Beginning next week, patients at Primary Children's Medical Center may be getting their life-saving IV's prepared by a highly sophisticated robot called RIVA (Robotic IV Automation).
Fifteen-day-old Hand Goedhart gets three different IVs that were traditionally prepared by human hands. Pharmacists gowned, gloved and masked in a special clean room custom make IVs for children. That's because a lot of drugs are not made in pediatric doses.
Pharmacy director at Primary Children's Medical Center Kevin Jones said, "And a lot of the adult doses are 10, even 100-fold greater than the pediatric doses."
But soon, upwards of more than 800 hundred IVs will be prepared daily, by something, not someone, very special. Meet RIVA, or Robotic IV Automation. So far, it's only the second of its kind to be installed in this country.
Within a cell more sterile than an OR, RIVA measures, injects, labels and delivers finished IV's in both syringes and bags. There are no mistakes, no risk of contamination and no waste.
Jones said, "It verifies it by bar code.
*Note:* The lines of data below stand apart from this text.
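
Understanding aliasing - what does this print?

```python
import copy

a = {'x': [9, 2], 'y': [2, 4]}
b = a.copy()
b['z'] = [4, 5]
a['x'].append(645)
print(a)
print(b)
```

Key concept: shallow copy of dict with mutable values.
Step by step:
`a = {'x': [9, 2], 'y': [2, 4]}` → a = {'x': [9, 2], 'y': [2, 4]}
`b = a.copy()` → b = {'x': [9, 2], 'y': [2, 4]}
`b['z'] = [4, 5]` → b = {'x': [9, 2], 'y': [2, 4], 'z': [4, 5]}
`a['x'].append(645)` → a = {'x': [9, 2, 645], 'y': [2, 4]}; b = {'x': [9, 2, 645], 'y': [2, 4], 'z': [4, 5]}
`print(a)` → prints {'x': [9, 2, 645], 'y': [2, 4]}
`print(b)` → prints {'x': [9, 2, 645], 'y': [2, 4], 'z': [4, 5]}

Answer:
{'x': [9, 2, 645], 'y': [2, 4]}
{'x': [9, 2, 645], 'y': [2, 4], 'z': [4, 5]}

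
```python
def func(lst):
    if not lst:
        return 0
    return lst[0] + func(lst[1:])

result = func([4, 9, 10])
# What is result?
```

4 + 9 + 10 + 0 = 23

Answer: 23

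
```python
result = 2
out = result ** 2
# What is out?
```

Trace:
`result = 2` → result = 2
`out = result ** 2` → out = 4
So out = 4

Answer: 4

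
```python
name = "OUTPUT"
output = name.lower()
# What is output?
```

Trace:
`name = "OUTPUT"` → name = 'OUTPUT'
`output = name.lower()` → output = 'output'
So output = 'output'

Answer: 'output'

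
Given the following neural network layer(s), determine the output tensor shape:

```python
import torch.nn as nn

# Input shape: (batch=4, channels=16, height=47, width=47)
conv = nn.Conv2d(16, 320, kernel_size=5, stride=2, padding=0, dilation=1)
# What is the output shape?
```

Input: (4, 16, 47, 47) -> Output: (4, 320, 22, 22)

Answer: (4, 320, 22, 22)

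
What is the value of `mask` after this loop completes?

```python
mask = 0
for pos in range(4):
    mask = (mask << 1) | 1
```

Build 4 consecutive 1-bits: 0b1111
`mask` takes the values: 0 → 1 → 3 → 7 → 15

Answer: 15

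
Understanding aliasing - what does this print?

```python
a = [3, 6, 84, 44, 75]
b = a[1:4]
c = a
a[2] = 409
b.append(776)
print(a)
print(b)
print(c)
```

Key concept: slice vs alias.
Step by step:
`a = [3, 6, 84, 44, 75]` → a = [3, 6, 84, 44, 75]
`b = a[1:4]` → b = [6, 84, 44]
`c = a` → c = [3, 6, 84, 44, 75] (same object as a)
`a[2] = 409` → a = [3, 6, 409, 44, 75] (same object as c); c = [3, 6, 409, 44, 75] (same object as a)
`b.append(776)` → b = [6, 84, 44, 776]
`print(a)` → prints [3, 6, 409, 44, 75]
`print(b)` → prints [6, 84, 44, 776]
`print(c)` → prints [3, 6, 409, 44, 75]

Answer:
[3, 6, 409, 44, 75]
[6, 84, 44, 776]
[3, 6, 409, 44, 75]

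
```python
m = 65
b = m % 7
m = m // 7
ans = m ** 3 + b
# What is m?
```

Trace:
`m = 65` → m = 65
`b = m % 7` → b = 2
`m = m // 7` → m = 9
`ans = m ** 3 + b` → ans = 731
So m = 9

Answer: 9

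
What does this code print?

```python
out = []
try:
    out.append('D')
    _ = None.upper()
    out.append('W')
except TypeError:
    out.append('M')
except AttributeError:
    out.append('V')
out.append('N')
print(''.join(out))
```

Execution trace: 'D' (try body) → 'V' (except AttributeError) → 'N' (after the try/except). Output: DVN

Answer: DVN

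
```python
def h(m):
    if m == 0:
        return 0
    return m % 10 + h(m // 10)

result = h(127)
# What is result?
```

Sum of digits of 127: 7 + 2 + 1 = 10

Answer: 10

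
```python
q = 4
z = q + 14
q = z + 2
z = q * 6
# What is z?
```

Trace:
`q = 4` → q = 4
`z = q + 14` → z = 18
`q = z + 2` → q = 20
`z = q * 6` → z = 120
So z = 120

Answer: 120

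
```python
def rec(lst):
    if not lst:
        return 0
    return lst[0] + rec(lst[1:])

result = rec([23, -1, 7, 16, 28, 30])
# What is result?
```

23 + (-1) + 7 + 16 + 28 + 30 + 0 = 103

Answer: 103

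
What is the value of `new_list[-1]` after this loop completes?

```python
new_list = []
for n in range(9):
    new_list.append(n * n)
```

Last element of squares 0 to 8
`new_list` takes the values: [] → [0] → [0, 1] → [0, 1, 4] → [0, 1, 4, 9] → [0, 1, 4, 9, 16] → [0, 1, 4, 9, 16, 25] → [0, 1, 4, 9, 16, 25, 36] → [0, 1, 4, 9, 16, 25, 36, 49] → [0, 1, 4, 9, 16, 25, 36, 49, 64]
So `new_list[-1]` = 64

Answer: 64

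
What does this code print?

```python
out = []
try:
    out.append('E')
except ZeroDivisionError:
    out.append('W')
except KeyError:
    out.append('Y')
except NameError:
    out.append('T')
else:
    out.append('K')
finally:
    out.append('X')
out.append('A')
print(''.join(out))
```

Execution trace: 'E' (try body, no exception) → 'K' (else) → 'X' (finally) → 'A' (after the try/except). Output: EKXA

Answer: EKXA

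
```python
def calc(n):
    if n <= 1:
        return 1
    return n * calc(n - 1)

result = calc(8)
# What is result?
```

calc(8) = 8 * 7 * 6 * 5 * 4 * 3 * 2 * 1 = 40320

Answer: 40320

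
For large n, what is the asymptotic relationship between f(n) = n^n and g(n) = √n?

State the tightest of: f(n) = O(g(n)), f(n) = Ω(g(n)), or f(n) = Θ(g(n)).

n^n vs √n: f(n) = Ω(g(n)) but not O(g(n)) — n^n grows strictly faster than √n.

Answer: f(n) = Ω(g(n)) but not O(g(n)) — n^n grows strictly faster than √n.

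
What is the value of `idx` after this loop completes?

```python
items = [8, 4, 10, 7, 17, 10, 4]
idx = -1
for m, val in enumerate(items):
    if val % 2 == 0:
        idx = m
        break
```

First even number index in [8, 4, 10, 7, 17, 10, 4]
`idx` takes the values: -1 → 0

Answer: 0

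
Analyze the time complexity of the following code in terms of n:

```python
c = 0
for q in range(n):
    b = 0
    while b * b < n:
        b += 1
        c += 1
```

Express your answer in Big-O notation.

Each loop level contributes: n × √n. Multiplying the contributions gives O(n√n).

Answer: O(n√n)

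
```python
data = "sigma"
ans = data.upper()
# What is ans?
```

Trace:
`data = "sigma"` → data = 'sigma'
`ans = data.upper()` → ans = 'SIGMA'
So ans = 'SIGMA'

Answer: 'SIGMA'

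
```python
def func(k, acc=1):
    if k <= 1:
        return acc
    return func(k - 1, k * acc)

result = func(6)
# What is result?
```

Accumulator trace (n, acc): (6, 1) -> (5, 6) -> (4, 30) -> (3, 120) -> (2, 360) -> (1, 720) -> return 720

Answer: 720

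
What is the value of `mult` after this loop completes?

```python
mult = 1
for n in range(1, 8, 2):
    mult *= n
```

Product of 1, 3, 5, ... up to 7
`mult` takes the values: 1 → 3 → 15 → 105

Answer: 105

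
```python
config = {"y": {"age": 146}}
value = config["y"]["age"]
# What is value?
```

Trace:
`config = {"y": {"age": 146}}` → config = {'y': {'age': 146}}
`value = config["y"]["age"]` → value = 146
So value = 146

Answer: 146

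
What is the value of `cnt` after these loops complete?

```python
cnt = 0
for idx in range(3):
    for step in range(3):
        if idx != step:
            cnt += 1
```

3² - 3 (exclude diagonal)
`cnt` takes the values: 0 → 1 → 2 → 3 → 4 → 5 → 6

Answer: 6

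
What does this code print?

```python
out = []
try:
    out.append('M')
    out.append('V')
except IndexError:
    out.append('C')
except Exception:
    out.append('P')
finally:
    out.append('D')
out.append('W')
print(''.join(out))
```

Execution trace: 'M' (try body) → 'V' (try body, no exception) → 'D' (finally) → 'W' (after the try/except). Output: MVDW

Answer: MVDW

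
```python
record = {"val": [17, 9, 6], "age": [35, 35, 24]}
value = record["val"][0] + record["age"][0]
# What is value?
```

Trace:
`record = {"val": [17, 9, 6], "age": [35, 35, 24]}` → record = {'val': [17, 9, 6], 'age': [35, 35, 24]}
`value = record["val"][0] + record["age"][0]` → value = 52
So value = 52

Answer: 52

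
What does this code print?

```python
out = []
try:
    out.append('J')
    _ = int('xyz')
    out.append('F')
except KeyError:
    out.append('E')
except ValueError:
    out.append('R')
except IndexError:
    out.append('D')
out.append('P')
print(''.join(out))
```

Execution trace: 'J' (try body) → 'R' (except ValueError) → 'P' (after the try/except). Output: JRP

Answer: JRP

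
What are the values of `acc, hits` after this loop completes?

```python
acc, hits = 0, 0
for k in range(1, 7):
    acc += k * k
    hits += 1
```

Sum of squares and count
`acc, hits` takes the values: (0, 0) → (1, 0) → (1, 1) → (5, 1) → (5, 2) → (14, 2) → (14, 3) → (30, 3) → (30, 4) → (55, 4) → (55, 5) → (91, 5) → (91, 6)

Answer: 91, 6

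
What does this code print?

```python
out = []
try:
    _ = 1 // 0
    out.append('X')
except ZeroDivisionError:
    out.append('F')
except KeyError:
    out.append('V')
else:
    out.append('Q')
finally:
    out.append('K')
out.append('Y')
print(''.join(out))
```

Execution trace: 'F' (except ZeroDivisionError) → 'K' (finally) → 'Y' (after the try/except). Output: FKY

Answer: FKY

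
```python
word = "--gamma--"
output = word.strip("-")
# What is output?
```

Trace:
`word = "--gamma--"` → word = '--gamma--'
`output = word.strip("-")` → output = 'gamma'
So output = 'gamma'

Answer: 'gamma'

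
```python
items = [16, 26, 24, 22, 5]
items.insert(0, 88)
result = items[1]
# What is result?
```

Trace:
`items = [16, 26, 24, 22, 5]` → items = [16, 26, 24, 22, 5]
`items.insert(0, 88)` → items = [88, 16, 26, 24, 22, 5]
`result = items[1]` → result = 16
So result = 16

Answer: 16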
It takes a photograph of that, and it also measures the size of the vial neck."
It knows exactly what it's filling, and the precision in micro-measurements guarantees what a young patient is getting.
For our demonstration, we were allowed to walk inside the room; but come next week when the robot is fully operational, even the area outside the robot will be off limits.
The machine sterilizes specific ports with pulse UV light. It could save Primary a half million dollars per year since, under the hand method, unused IV drugs have to be thrown out within a week. The robot's IVs keep 30 to 60 days.
RIVA's price tag is about $1 million, but Primary expects it will pay for itself in safety and drug costs within two years. Kevin Jones says a second robot to prepare chemo drugs for cancer patients may be just around the corner.